With the current code you don't actually need the recursive call here, it could just be

while (auto *GA2 = dyn_cast<GlobalAlias>(Aliasee))
  Aliasee = GA2->getAliasee();

(but ignore if you plan to make this recursive).

51 ↗(On Diff #177983)

This is just GA->setAliasee(Aliasee), no?

tejohnson marked 4 inline comments as done.Dec 13 2018, 8:44 AM

New version which more closely mirrors logic proposed in D29781 comments. One difference is that I update all aliases in the chain in one recursive pass. In any case, this should make it easy to implement D29781 on top as a follow on.

lib/Transforms/Utils/CanonicalizeAliases.cpp
51 ↗(On Diff #177918)

Added that case to my test as well.

48 ↗(On Diff #177983)

I decided to make it recursive, so we can fix up all aliases in the chain in one go.

51 ↗(On Diff #177983)

Right, that was leftover from an older flawed version.

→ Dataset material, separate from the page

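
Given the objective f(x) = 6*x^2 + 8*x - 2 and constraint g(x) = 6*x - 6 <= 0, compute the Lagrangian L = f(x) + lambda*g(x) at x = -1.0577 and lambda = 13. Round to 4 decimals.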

tejohnson updated this revision to Diff 178074.Dec 13 2018, 8:44 AM

Fix algorithm, update test.

pcc added inline comments.Dec 14 2018, 1:52 PM
lib/Transforms/Utils/CanonicalizeAliases.cpp
61 ↗(On Diff #178074)

You don't need to track this yourself, getWithOperands will do it for you.
http://llvm-cs.pcc.me.uk/lib/IR/Constants.cpp#1185

70 ↗(On Diff #178074)

Remove braces

tejohnson marked 2 inline comments as done.Dec 14 2018, 2:02 PM
tejohnson updated this revision to Diff 178280.Dec 14 2018, 2:03 PM

Address comments

ping - @pcc does this look ok now?

pcc accepted this revision.Jan 4 2019, 10:16 AM

LGTM

lib/Transforms/IPO/PassManagerBuilder.cpp
749 ↗(On Diff #178280)

Move comment.

This revision is now accepted and ready to land.Jan 4 2019, 10:16 AM
tejohnson marked an inline comment as done.Jan 4 2019, 10:35 AM
tejohnson updated this revision to Diff 180270.Jan 4 2019, 10:35 AM

Address comment

This revision was automatically updated to reflect the committed changes.